Thursday, 15 July 2010: 8:50 AM

Maureen T. Greene, PhD
Advanced Practice Nursing and Research, Wheaton Franciscan Healthcare-St Joseph, Milwaukee, WI

Learning Objective 1: describe the patient factors and referral types used for decision support in the Electronic Health Record of hospitalized patients.

Learning Objective 2: describe the predictive factors that support nurse and automatic referral for nurse case management services decision support in the Electronic Health Record nursing admission history.

Purpose: This study explored NCM referral in a pre- and post-decision-support EHR application to determine which patient factors present in the EHR nursing admission history of hospitalized patients predict referral to NCM services.

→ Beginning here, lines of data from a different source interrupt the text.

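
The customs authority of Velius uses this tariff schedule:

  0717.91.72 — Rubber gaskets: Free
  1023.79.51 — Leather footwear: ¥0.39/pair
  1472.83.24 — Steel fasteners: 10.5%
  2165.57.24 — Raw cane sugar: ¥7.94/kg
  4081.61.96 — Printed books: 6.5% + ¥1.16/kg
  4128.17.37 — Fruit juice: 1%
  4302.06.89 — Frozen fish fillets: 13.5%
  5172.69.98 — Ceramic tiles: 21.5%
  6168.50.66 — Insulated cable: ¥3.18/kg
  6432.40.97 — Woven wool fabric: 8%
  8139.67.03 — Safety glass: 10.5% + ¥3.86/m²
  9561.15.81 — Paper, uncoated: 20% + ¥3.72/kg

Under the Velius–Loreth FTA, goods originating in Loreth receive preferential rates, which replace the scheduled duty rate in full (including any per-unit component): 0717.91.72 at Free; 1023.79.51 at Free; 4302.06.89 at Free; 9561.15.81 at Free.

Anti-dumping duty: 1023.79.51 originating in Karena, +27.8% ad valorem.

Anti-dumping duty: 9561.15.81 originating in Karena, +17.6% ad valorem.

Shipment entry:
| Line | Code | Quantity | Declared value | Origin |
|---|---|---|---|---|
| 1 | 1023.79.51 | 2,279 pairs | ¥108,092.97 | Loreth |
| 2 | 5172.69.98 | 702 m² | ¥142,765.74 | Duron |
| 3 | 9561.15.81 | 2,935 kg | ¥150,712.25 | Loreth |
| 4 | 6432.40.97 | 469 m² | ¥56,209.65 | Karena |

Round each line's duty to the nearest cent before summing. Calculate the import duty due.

¥35,191.40

Line 1 (1023.79.51, Loreth, 2,279 pairs, ¥108,092.97):
Base rate for 1023.79.51 is ¥0.39/pair.
Origin Loreth qualifies under the Velius–Loreth agreement and 1023.79.51 is covered: preferential rate Free applies instead.
The additional-duty order on 1023.79.51 targets Karena, not Loreth; it does not apply.
Duty = ¥108,092.97 × 0% = ¥0.00.
Line 2 (5172.69.98, Duron, 702 m², ¥142,765.74):
Base rate for 5172.69.98 is 21.5%.
Duty = ¥142,765.74 × 21.5% = ¥30,694.63.
Line 3 (9561.15.81, Loreth, 2,935 kg, ¥150,712.25):
Base rate for 9561.15.81 is 20% + ¥3.72/kg.
Origin Loreth qualifies under the Velius–Loreth agreement and 9561.15.81 is covered: preferential rate Free applies instead.
The additional-duty order on 9561.15.81 targets Karena, not Loreth; it does not apply.
Duty = ¥150,712.25 × 0% = ¥0.00.
Line 4 (6432.40.97, Karena, 469 m², ¥56,209.65):
Base rate for 6432.40.97 is 8%.
Duty = ¥56,209.65 × 8% = ¥4,496.77.
Total = ¥0.00 + ¥30,694.63 + ¥0.00 + ¥4,496.77 = ¥35,191.40.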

Methods: This descriptive, retrospective, cohort study employed a secondary analysis of nursing admission history and assessment data collected at two different time periods.

Results: Missing data in the pre-decision support group made analysis of the patient factors that predict nurse-referral for NCM impractical. In the post-decision support group, drug use positively predicted nurse-referral to NCM services indicating a subject is nearly three times as likely to be nurse-referred for NCM services. Use of community equipment and services positively predicted nurse-referral to NCM services indicating a subject who uses community equipment or services was nearly three times more likely to be nurse-referred for NCM services. In the post-decision support group, age group, greater than and equal to 70, positively predicted auto-referral to NCM services indicating a subject is nearly three times as likely to be auto-referred for NCM services if the subject’s age was 70 or greater. Overall functional status deficits were positively predictive of auto-referral to NCM services indicating subjects with overall functional status deficits were five times more likely to be auto-referred for NCM services in this period. Use of community equipment and services positively predicted auto-referral to NCM services indicating that a subject is nearly two and one-half times as likely to be auto-referred for NCM services.

Conclusion: Findings suggest the addition of auto-referral contribute to enhancing nursing decision support for NCM services referral. Future research is needed to facilitate reuse of clinical data for decision support. Recommendations for future research include continued investigation of patient factors in the EHR nursing admission history to determine potential predictors for early referral to NCM services.